CVS buying Aetna in deal valued at $69B
CVS Health is buying Aetna for a reported $69 billion in cash and stock, the Wall Street Journal and Reuters reported, citing unnamed people familiar with the matter.
Aetna stockholders are to receive about $207 a share — $145 in cash and $62 in stock — and will own about 22 percent of the combined company in the long-awaited deal, Reuters said. CVS shareholders will own the remainder.
The deal could result in lower costs to both CVS and Aetna, with the size of any savings passed along to consumers remaining to be seen.

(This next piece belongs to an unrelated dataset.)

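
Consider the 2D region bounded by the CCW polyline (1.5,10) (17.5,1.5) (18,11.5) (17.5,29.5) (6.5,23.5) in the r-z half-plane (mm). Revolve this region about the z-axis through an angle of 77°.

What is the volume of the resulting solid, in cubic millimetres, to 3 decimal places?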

If the CVS-Aetna tie-up is approved, the deal could ignite more mergers in health care. Amazon is poised to enter the drug business in some fashion, leading to further disruption and uncertainty in the industry.
What does the CVS-Aetna pairing mean for consumers? A key component of CVS’s business is CVS Caremark, its so-called pharmacy benefit management subsidiary. In a climate of both rising health care costs and partisan divisions over the Affordable Care Act, the combination could produce greater savings for the companies as opposed to individuals.
Under the deal, three Aetna directors, including Aetna Chairman and CEO Mark Bertolini, will join CVS’s board of directors, Reuters reported.
The acquisition must still receive the blessing of shareholders and regulators and could close in the second half of 2018. But there are no guarantees. The Justice Department recently sued AT&T to block its acquisition of Time Warner.